The Newly Announced Peg Entwistle Biopic
October 5, 2014 § Leave a comment
When I started researching Peg Entwistle’s life for my documentary Under the Hollywood Sign in 2006, the accurate public record of her life was tiny, consisting of three or four photos, her nationality at birth (English) and her suicide from the Hollywoodland Sign in 1932. The amount of erroneous information, however, was enormous. It included her career (she was not a wannabe starlet but a successful and accomplished Broadway actress); her background (she was brought up not in England but as a naturalized American in New York and Hollywood); her motivations for suicide (which were not as much professional as existential). Among the falsehoods was the assumption that Peg’s choice of the Hollywoodland Sign was a message to the film industry. It’s a great bit of symbolism, except that the Sign was nothing more than a billboard for the Hollywoodland tract at the time. Because I knew the history of the Sign and live along the route she took, it was obvious that Peg chose the Sign for two simple reasons: it was high enough to do the job and in 1932 so isolated that no one was likely to stop her. As I progressed in my research, the misinformation kept coming. Even the date on her death certificate was wrong–it appears as September 18th, the date her body was discovered. But because Peg went to the Sign on the evening of September 16th and could not have survived her fall for long, the date of her death was clearly September 16th.

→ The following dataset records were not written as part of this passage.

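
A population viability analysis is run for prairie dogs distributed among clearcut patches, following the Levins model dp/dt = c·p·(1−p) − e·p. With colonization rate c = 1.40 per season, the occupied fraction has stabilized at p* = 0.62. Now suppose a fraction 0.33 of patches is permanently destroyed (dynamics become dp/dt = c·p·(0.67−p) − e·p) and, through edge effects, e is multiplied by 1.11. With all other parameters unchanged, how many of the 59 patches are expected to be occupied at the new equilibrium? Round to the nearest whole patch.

Balance c(1−p*) = e gives e = 1.40×(1 − 0.62000) = 0.53200.
New p* = 0.67 − e/c = 0.67 − 0.59052/1.40000 = 0.24820.
Expected occupied = 59 × 0.24820 = 14.64 ≈ 15.

15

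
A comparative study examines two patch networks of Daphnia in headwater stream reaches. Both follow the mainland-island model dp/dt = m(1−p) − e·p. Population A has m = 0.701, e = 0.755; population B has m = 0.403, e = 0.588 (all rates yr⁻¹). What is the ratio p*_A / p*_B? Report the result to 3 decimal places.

A: p*_A = m/(m+e) = 0.701/1.4560 = 0.4815.
B: p*_B = 0.403/0.9910 = 0.4067.
p*_A / p*_B = 0.4815/0.4067 = 1.1839.

1.184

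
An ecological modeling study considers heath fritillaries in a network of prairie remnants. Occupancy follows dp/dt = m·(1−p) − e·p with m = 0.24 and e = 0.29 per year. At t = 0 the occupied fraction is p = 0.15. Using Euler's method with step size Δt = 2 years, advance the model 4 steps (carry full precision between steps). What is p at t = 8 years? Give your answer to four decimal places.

0.4528

Update rule: p ← p + [m·(1−p) − e·p]·Δt with Δt = 2.
t = 2: p = 0.15000 + (+0.32100) = 0.47100
t = 4: p = 0.47100 + (-0.01926) = 0.45174
t = 6: p = 0.45174 + (+0.00116) = 0.45290
t = 8: p = 0.45290 + (-0.00007) = 0.45283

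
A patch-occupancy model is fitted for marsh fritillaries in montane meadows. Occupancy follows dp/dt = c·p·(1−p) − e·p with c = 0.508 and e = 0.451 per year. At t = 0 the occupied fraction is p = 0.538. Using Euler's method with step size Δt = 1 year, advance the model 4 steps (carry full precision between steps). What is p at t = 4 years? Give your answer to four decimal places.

0.2799

Update rule: p ← p + [c·p·(1−p) − e·p]·Δt with Δt = 1.
  1  |  dp/dt·Δt = -0.116372  |  p_1 = 0.421628
  2  |  dp/dt·Δt = -0.066275  |  p_2 = 0.355354
  3  |  dp/dt·Δt = -0.043893  |  p_3 = 0.311461
  4  |  dp/dt·Δt = -0.031527  |  p_4 = 0.279934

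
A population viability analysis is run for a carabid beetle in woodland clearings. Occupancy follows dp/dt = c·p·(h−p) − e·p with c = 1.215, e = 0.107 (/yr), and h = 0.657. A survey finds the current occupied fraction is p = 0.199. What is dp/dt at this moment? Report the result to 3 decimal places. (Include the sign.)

Colonization term: c·p·(h−p) = 1.215×0.199×0.4580 = 0.11074.
Extinction term: e·p = 0.02129.
dp/dt = 0.11074 − 0.02129 = 0.08944.

0.089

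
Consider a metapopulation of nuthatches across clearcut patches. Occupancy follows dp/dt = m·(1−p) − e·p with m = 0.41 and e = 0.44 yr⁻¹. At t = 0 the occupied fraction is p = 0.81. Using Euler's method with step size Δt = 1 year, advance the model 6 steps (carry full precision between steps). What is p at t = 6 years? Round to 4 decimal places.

Update rule: p ← p + [m·(1−p) − e·p]·Δt with Δt = 1.
p: 0.81000 → 0.53150  (Δp = -0.27850)
p: 0.53150 → 0.48972  (Δp = -0.04177)
p: 0.48972 → 0.48346  (Δp = -0.00627)
p: 0.48346 → 0.48252  (Δp = -0.00094)
p: 0.48252 → 0.48238  (Δp = -0.00014)
p: 0.48238 → 0.48236  (Δp = -0.00002)

0.4824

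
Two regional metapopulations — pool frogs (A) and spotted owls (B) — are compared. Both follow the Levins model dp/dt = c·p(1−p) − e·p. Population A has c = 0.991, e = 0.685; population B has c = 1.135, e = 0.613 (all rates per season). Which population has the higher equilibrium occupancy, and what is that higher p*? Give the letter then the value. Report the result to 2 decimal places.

B, 0.46

A: p*_A = 1 − 0.685/0.991 = 0.3088.
B: p*_B = 1 − 0.613/1.135 = 0.4599.
B is higher at 0.4599.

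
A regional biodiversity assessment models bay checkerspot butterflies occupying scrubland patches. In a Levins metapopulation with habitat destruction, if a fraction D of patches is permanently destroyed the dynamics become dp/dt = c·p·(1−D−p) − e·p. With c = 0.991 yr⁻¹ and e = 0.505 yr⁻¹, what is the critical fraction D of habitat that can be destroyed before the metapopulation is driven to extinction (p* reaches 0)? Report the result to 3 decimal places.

The nontrivial equilibrium is p* = (1−D) − e/c; extinction occurs when this hits zero.
So D_crit = 1 − e/c = 1 − 0.505/0.991 = 1 − 0.5096 = 0.4904.
Note this equals the original equilibrium occupancy — the Levins extinction-debt result.

0.490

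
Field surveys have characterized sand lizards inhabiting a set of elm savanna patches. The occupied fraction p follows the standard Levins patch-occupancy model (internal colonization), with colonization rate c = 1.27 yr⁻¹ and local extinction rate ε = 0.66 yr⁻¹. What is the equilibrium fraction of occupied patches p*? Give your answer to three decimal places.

At equilibrium, colonization balances extinction: c·p*·(1−p*) = ε·p*.
So p* = 1 − ε/c = 1 − 0.66/1.27 = 1 − 0.5197 = 0.4803.

0.480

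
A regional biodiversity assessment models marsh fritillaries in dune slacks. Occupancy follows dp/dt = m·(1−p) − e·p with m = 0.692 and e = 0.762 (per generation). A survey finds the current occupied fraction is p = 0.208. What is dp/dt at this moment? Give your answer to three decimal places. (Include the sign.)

0.390

Colonization term: m·(1−p) = 0.692×0.7920 = 0.54806.
Extinction term: e·p = 0.15850.
dp/dt = 0.54806 − 0.15850 = 0.38957.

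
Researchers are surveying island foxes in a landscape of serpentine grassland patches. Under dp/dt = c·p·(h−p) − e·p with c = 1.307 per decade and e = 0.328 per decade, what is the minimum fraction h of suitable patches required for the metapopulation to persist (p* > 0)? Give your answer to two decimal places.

p* = h − e/c is positive only when h > e/c.
h_min = e/c = 0.328/1.307 = 0.2510.

0.25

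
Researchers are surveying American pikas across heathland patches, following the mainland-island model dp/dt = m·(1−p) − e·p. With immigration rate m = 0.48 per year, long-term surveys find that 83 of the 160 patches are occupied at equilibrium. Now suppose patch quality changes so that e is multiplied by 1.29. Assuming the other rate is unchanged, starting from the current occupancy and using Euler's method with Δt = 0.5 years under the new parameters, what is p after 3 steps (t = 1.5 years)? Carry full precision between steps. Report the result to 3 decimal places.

Observed p* = 83/160 = 0.51875.
Balance m(1−p*) = e·p* gives e = m(1−p*)/p* = 0.48×0.48125/0.51875 = 0.44530.
Starting from p₀ = 0.51875; update p ← p + (dp/dt)·Δt with the new parameters.
  1  |  dp/dt·Δt = -0.033495  |  p_1 = 0.485255
  2  |  dp/dt·Δt = -0.015836  |  p_2 = 0.469419
  3  |  dp/dt·Δt = -0.007487  |  p_3 = 0.461932

0.462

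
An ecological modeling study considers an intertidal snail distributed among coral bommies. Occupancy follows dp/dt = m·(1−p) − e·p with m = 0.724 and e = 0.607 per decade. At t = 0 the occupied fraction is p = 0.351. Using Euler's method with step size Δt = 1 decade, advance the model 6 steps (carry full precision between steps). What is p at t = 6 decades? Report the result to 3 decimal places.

0.544

Update rule: p ← p + [m·(1−p) − e·p]·Δt with Δt = 1.
  1  |  dp/dt·Δt = +0.256819  |  p_1 = 0.607819
  2  |  dp/dt·Δt = -0.085007  |  p_2 = 0.522812
  3  |  dp/dt·Δt = +0.028137  |  p_3 = 0.550949
  4  |  dp/dt·Δt = -0.009313  |  p_4 = 0.541636
  5  |  dp/dt·Δt = +0.003083  |  p_5 = 0.544719
  6  |  dp/dt·Δt = -0.001020  |  p_6 = 0.543698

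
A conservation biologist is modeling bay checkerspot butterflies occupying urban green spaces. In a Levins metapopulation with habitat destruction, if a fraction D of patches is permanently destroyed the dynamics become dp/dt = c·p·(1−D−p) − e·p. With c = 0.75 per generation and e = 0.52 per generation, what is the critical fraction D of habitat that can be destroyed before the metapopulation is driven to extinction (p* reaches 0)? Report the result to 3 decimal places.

The nontrivial equilibrium is p* = (1−D) − e/c; extinction occurs when this hits zero.
So D_crit = 1 − e/c = 1 − 0.52/0.75 = 1 − 0.6933 = 0.3067.
Note this equals the original equilibrium occupancy — the Levins extinction-debt result.

0.307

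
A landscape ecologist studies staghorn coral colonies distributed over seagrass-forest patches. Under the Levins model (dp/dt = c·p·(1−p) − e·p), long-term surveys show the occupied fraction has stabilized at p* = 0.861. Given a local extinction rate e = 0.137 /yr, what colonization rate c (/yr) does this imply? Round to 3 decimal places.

At equilibrium c(1−p*) = e, so c = e/(1−p*).
c = 0.137/(1 − 0.861) = 0.137/0.1390 = 0.9856.

0.986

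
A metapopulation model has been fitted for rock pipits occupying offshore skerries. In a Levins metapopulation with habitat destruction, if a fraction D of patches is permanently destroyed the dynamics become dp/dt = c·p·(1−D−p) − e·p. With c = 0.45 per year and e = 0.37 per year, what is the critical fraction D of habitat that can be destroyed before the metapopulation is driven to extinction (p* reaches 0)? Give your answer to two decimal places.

The nontrivial equilibrium is p* = (1−D) − e/c; extinction occurs when this hits zero.
So D_crit = 1 − e/c = 1 − 0.37/0.45 = 1 − 0.8222 = 0.1778.
Note this equals the original equilibrium occupancy — the Levins extinction-debt result.

0.18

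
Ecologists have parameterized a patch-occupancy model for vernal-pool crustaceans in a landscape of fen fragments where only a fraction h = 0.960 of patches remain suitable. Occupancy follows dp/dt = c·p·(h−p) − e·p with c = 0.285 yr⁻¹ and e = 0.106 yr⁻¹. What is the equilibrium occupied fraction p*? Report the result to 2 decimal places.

0.59

Setting dp/dt = 0 and dividing by p* gives c·(h−p*) = e.
So p* = h − e/c = 0.960 − 0.106/0.285 = 0.960 − 0.3719 = 0.5881.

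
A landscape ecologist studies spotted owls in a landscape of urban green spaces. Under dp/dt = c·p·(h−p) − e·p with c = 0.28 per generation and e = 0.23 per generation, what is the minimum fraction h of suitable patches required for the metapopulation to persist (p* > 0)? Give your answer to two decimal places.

p* = h − e/c is positive only when h > e/c.
h_min = e/c = 0.23/0.28 = 0.8214.

0.82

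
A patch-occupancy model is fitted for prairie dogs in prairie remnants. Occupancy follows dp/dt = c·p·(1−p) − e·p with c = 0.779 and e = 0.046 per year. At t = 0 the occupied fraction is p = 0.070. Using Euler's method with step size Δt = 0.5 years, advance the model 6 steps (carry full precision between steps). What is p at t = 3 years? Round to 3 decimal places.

0.346

Update rule: p ← p + [c·p·(1−p) − e·p]·Δt with Δt = 0.5.
  1  |  dp/dt·Δt = +0.023746  |  p_1 = 0.093746
  2  |  dp/dt·Δt = +0.030935  |  p_2 = 0.124681
  3  |  dp/dt·Δt = +0.039641  |  p_3 = 0.164322
  4  |  dp/dt·Δt = +0.049707  |  p_4 = 0.214029
  5  |  dp/dt·Δt = +0.060599  |  p_5 = 0.274628
  6  |  dp/dt·Δt = +0.071275  |  p_6 = 0.345903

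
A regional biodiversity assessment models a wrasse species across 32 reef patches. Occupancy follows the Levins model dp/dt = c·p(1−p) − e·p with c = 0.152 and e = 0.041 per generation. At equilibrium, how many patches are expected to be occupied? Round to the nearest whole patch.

23

p* = 1 − e/c = 1 − 0.041/0.152 = 0.7303.
Expected occupied patches = N × p* = 32 × 0.7303 = 23.37 ≈ 23.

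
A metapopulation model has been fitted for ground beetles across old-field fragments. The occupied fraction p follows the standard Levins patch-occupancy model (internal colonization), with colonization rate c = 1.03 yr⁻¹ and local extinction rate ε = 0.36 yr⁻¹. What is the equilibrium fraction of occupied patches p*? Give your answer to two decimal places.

Setting dp/dt = 0 and dividing through by p* gives c·(1−p*) = ε.
So p* = 1 − ε/c = 1 − 0.36/1.03 = 1 − 0.3495 = 0.6505.

0.65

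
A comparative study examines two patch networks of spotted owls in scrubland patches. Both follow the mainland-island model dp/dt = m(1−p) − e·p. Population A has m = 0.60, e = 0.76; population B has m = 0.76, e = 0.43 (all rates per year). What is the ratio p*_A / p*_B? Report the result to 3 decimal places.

0.691

A: p*_A = m/(m+e) = 0.60/1.3600 = 0.4412.
B: p*_B = 0.76/1.1900 = 0.6387.
p*_A / p*_B = 0.4412/0.6387 = 0.6908.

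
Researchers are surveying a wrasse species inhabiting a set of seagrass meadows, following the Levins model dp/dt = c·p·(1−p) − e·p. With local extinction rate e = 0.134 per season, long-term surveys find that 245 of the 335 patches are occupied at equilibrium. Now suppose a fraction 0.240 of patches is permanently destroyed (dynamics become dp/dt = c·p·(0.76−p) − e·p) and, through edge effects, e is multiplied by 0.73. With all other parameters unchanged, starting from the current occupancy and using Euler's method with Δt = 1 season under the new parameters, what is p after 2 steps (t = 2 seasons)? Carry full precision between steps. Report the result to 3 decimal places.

0.635

Observed p* = 245/335 = 0.73134.
Balance c(1−p*) = e gives c = e/(1 − 0.73134) = 0.134/0.26866 = 0.49878.
Starting from p₀ = 0.73134; update p ← p + (dp/dt)·Δt with the new parameters.
t = 1: p = 0.73134 + (-0.06109) = 0.67026
t = 2: p = 0.67026 + (-0.03556) = 0.63469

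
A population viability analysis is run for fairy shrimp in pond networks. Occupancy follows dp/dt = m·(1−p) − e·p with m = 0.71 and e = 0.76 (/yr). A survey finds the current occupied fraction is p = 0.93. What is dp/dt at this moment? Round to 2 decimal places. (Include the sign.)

-0.66

Colonization term: m·(1−p) = 0.71×0.0700 = 0.04970.
Extinction term: e·p = 0.70680.
dp/dt = 0.04970 − 0.70680 = -0.65710.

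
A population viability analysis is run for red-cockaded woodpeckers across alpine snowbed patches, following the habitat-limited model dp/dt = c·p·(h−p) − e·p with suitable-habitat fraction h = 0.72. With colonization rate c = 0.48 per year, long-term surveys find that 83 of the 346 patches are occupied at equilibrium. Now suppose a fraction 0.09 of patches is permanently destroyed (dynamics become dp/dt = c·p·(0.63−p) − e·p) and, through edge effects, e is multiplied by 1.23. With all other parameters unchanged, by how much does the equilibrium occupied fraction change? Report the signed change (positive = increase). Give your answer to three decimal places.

Observed p* = 83/346 = 0.23988.
Balance c(h−p*) = e gives e = 0.48×(0.72 − 0.23988) = 0.23046.
New p* = 0.63 − e/c = 0.63 − 0.28347/0.48000 = 0.03944.
Δp* = 0.03944 − 0.23988 = -0.20044.

-0.200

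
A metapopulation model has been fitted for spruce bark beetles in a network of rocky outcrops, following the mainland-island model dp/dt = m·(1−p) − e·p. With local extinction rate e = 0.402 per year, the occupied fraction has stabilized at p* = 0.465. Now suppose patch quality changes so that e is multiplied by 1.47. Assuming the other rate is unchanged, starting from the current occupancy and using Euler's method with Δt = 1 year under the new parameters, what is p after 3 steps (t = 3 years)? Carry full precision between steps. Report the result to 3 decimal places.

0.372

Balance m(1−p*) = e·p* gives m = e·p*/(1−p*) = 0.402×0.46500/0.53500 = 0.34940.
Starting from p₀ = 0.46500; update p ← p + (dp/dt)·Δt with the new parameters.
t = 1: p = 0.46500 + (-0.08786) = 0.37714
t = 2: p = 0.37714 + (-0.00524) = 0.37190
t = 3: p = 0.37190 + (-0.00031) = 0.37159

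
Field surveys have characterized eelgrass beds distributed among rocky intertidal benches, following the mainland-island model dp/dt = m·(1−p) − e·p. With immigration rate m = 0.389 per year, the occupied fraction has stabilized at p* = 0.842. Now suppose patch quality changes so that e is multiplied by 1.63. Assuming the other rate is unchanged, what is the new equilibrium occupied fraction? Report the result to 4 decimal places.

0.7658

Balance m(1−p*) = e·p* gives e = m(1−p*)/p* = 0.389×0.15800/0.84200 = 0.07300.
New p* = m/(m+e) = 0.38900/(0.38900+0.11899) = 0.76576.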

Many of the lies about Peg came straight from Kenneth Anger’s Hollywood Babylon , whose chapter on her tragic end was accepted as fact until I set about correcting it. I identified the book’s half-nude portrait of Peg as a fake, which should have been obvious since the only feature the model shared with Peg was her platinum blond bob, a ubiquitous hairstyle in Hollywood at the time. Yet everyone, including her family, had taken Anger’s word for it.
As a way of telling Peg’s story, I made a short feature film about her fateful climb to the Sign called Peg Entwistle’s Last Walk, incorporating the footage into my documentary Under the Hollywood Sign. After I put the short on YouTube in 2007, it caught the attention of tens of thousands of viewers, including James Zeruk, Jr., who was researching her life for a book. James helped me to find Peg’s family, who generously made available a trove of playbills, photographs and documents about her life. Most importantly, I was able to interview Peg’s half-brother, Milt Entwistle, then 92 and the only living person with direct memory of her.
Under the Hollywood Signwas released in 2009. Peg Entwistle’s Last Walk remained on YouTube until this year, when I pulled it off to release it on DVD and Vimeo, along with her biography, as Peg Entwistle: The Life and Death of An Actress. http://hopeandersonproductions.com/?page_id=3361
Last year I published an ebook consisting of Entwistle family photos, the script of the biographical documentary and the production diary of Peg Entwistle’s Last Walk. http://www.amazon.com/Peg-Entwistle-The-Hollywood-Sign-ebook/dp/B00FSOGCV4
Zeruk’s book Peg Entwistle and the Hollywood Sign Suicide was also published last year.
Biopics can’t be entirely invented, and I can’t imagine whose work Tony Kaye will draw on for his script if not mine and James Zeruk’s. Because alternative secondary sources don’t exist and many of the primary sources can only be found in the Entwistle family’s archive, I await Kaye’s film, assuming it gets made, with considerable interest.